Why Not HD: Dexter
Season three of the blue-blood serial killer thriller, Dexter, will be released on DVD on Wednesday but not on Blu-ray.
It precedes the April 11 premiere of season four on Sky’s The Box and, like Breaking Bad and Weeds, is another series that video distributors could capitalise on for its HD potential.
The DVD-only release is especially frustrating for fans as the series doesn’t broadcast in HD here. It did on TV3, but the network has since relegated it to C4; while Sky deserves kudos for picking up the Miami slice-and-dice sensation, it’s a pity the satcaster doesn’t choose to air it in HD double-episodes on its premium Movies channels (as it did with Deadwood and Over There).
Paramount Home Entertainment has released Dexter’s first three seasons on Blu-ray in the US but these are region A-locked and need a hardware modified player, like the Oppo BDP-83 or BDP-80, to view here.
Why distributors insist on penalising fans of its product like this is beyond comprehension. It would add value to a show’s appeal in a territory where it’s been seen in SD only and would also discourage illegal HD downloads.
US sites, like High-Def Digest, say Dexter’s colour palette is brilliant in HD: “Blu-ray detail is exceptional, especially facial detailing, with no noticeable edge enhancement, and the picture often has that three-dimensional feel to it. The overhead views of the Miami cityscape simply blow the DVD out of the harbour.”
Meanwhile, season four of Dexter, which will screen 9.30pm Sundays, is arguably the most blood-curdling so far, opening with a disturbing premiere that introduces John Lithgow as Dexter’s looniest nemesis yet, and closing with a shocking development that will irrevocably change the direction of the show.

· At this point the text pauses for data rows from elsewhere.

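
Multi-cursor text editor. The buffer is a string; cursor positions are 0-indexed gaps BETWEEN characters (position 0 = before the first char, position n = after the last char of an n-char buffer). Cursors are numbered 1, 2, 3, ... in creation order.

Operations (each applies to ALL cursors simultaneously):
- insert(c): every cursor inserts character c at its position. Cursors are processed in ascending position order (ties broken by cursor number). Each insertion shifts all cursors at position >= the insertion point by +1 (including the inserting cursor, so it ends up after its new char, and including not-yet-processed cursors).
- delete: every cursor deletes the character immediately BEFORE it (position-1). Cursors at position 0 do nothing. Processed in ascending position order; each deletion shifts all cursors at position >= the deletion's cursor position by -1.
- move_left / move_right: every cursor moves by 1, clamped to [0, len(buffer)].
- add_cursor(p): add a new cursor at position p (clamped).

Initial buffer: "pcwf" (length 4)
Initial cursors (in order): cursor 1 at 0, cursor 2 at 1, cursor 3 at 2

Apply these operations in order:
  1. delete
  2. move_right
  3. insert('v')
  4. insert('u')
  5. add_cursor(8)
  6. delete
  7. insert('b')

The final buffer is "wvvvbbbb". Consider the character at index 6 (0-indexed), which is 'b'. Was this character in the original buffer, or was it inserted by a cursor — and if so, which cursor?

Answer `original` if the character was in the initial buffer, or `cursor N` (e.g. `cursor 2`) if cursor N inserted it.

Answer: cursor 3

Derivation:
After op 1 (delete): buffer="wf" (len 2), cursors c1@0 c2@0 c3@0, authorship ..
After op 2 (move_right): buffer="wf" (len 2), cursors c1@1 c2@1 c3@1, authorship ..
After op 3 (insert('v')): buffer="wvvvf" (len 5), cursors c1@4 c2@4 c3@4, authorship .123.
After op 4 (insert('u')): buffer="wvvvuuuf" (len 8), cursors c1@7 c2@7 c3@7, authorship .123123.
After op 5 (add_cursor(8)): buffer="wvvvuuuf" (len 8), cursors c1@7 c2@7 c3@7 c4@8, authorship .123123.
After op 6 (delete): buffer="wvvv" (len 4), cursors c1@4 c2@4 c3@4 c4@4, authorship .123
After op 7 (insert('b')): buffer="wvvvbbbb" (len 8), cursors c1@8 c2@8 c3@8 c4@8, authorship .1231234
Authorship (.=original, N=cursor N): . 1 2 3 1 2 3 4
Index 6: author = 3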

And don’t just take my word for it — here’s a smattering of the latest splatterfest’s US reviews: “as compulsively watchable as ever” (Chicago Sun-Times); “any fears you had that marriage and a baby would dull the sharp edge of Dexter — I admit it, I was worried — have been thoroughly allayed by season four’s wonderfully swift, witty, and violent start” (Entertainment Weekly); “he may be sicker than Hank Moody or Larry David, but he’s also a far richer figure, and in his own strange way, just as universal, thanks to the transcendent performance of Michael C Hall, who deepens every sick joke and raises the stakes on every emotional twist” (New York Magazine).